Wahyu, mendapatkan kesempatan pertama membaca (karena harus cepat-cepat pergi). Dia menuliskan bila suatu saat ada Hari Tidak Mandi Dunia. Menurut imajinasi Wahyu, hari itu dibuat untuk menghemat air, di ceritanya bahkan ada sebuah konferensi dimana para pemimpin dunia tidak mandi untuk menghadiri konferensi tersebut. Namun ternyata Hari Tidak Mandi Dunia itu berefek samping dengan rusaknya atmosfer dan udara dunia karena setiap orang menggunakan parfume dan cologne yang berlebihan.

Cerita Wahyu sangat menyenangkan untuk di dengar. Lucu tapi sedikit satir, dimana manusia ternyata bagaimanapun memang terbiasa merusak dunia dalam kehidupannya.

Andika, yang mendapatkan kesempatan membaca selanjutnya, kembali hadir dengan kisah yang manis dan romantis.

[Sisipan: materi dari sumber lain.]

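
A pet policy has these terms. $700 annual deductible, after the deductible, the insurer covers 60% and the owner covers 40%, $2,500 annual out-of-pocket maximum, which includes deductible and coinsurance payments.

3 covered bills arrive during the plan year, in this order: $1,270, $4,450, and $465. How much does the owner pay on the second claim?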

Ber-setting di Prancis, kisahnya bercerita tentang Francis, seorang anak remaja laki-laki yang merasa canggung dan minder menghadapi World Kissing Day. Seperti biasa Andika dengan luar biasa, memaparkan rasa canggung dan malu Francis ketika dia membayangkan harus mencium 5 gadis hari itu dan bagaimana teman-temannya sukses mencium 5 gadis (secara mudah maupun sulit). Di akhir cerita ternyata kecanggungan dan rasa malu itu muncul, karena bukan teman-teman perempuannya-lah yang ingin dia cium, tapi gurunya yang berasal dari Indonesia--guru laki-lakinya lebih tepatnya. Cerita diakhiri dengan adegan nekat Francis yang mencium sang guru saat pelajaran tambahan dan lari keluar kelas.

Cerita Andika mengalir dengan nyaman dan unsur homoerotis di dalamnya disampaikan dengan manis. Tampaknya Andika sudah sangat nyaman menulis di genre ini (genre semi-curhat. Hehehe). Saya mengharapkan Andika menulis sebuah cerita penuh dari cerita ini, karena boleh dibilang cukup jarang kisah homoerotis yang memiliki tokoh remaja.

Maknyes kembali hadir dengan kisah kocaknya. Maknyes yang mengeluh mengalami writer's block ternyata menghasilkan cerita yang bagus dan lucu. Itu kena writer's block ya? Gimana kalau enggak? Kisah Maknyes dimulai dari kehebohan Susan dan teman sekosannya, Johan, untuk merayakan sebuah peryaan dunia di lapangan Tegalega. Cerita mengalir dengan penuh komedi, sampai di saat Eva Arnaz, artis yang memandu acara peryaan itu muncul. Kisah semakin lucu ketika digambarkan mereka melakukan waxing massal, terutama karena sang artis melakukannya di ketiak (Ouch!!! :p). Ternyata hari itu adalah Hari Hairless Dunia.

Seperti biasa Maknyes menghadirkan cerita yang membuat semua anggota tertawa dari awal hingga akhir dan dialog lucu antara tokoh Dari narator dan temannya, cara pemilihan kata, hingga ending membuat tertawa. Dan tidak lupa dengan unsur sinis yang menyindir (meledek lebih tepatnya, yang korbannya hari itu adalah Mbak Eva Arnaz).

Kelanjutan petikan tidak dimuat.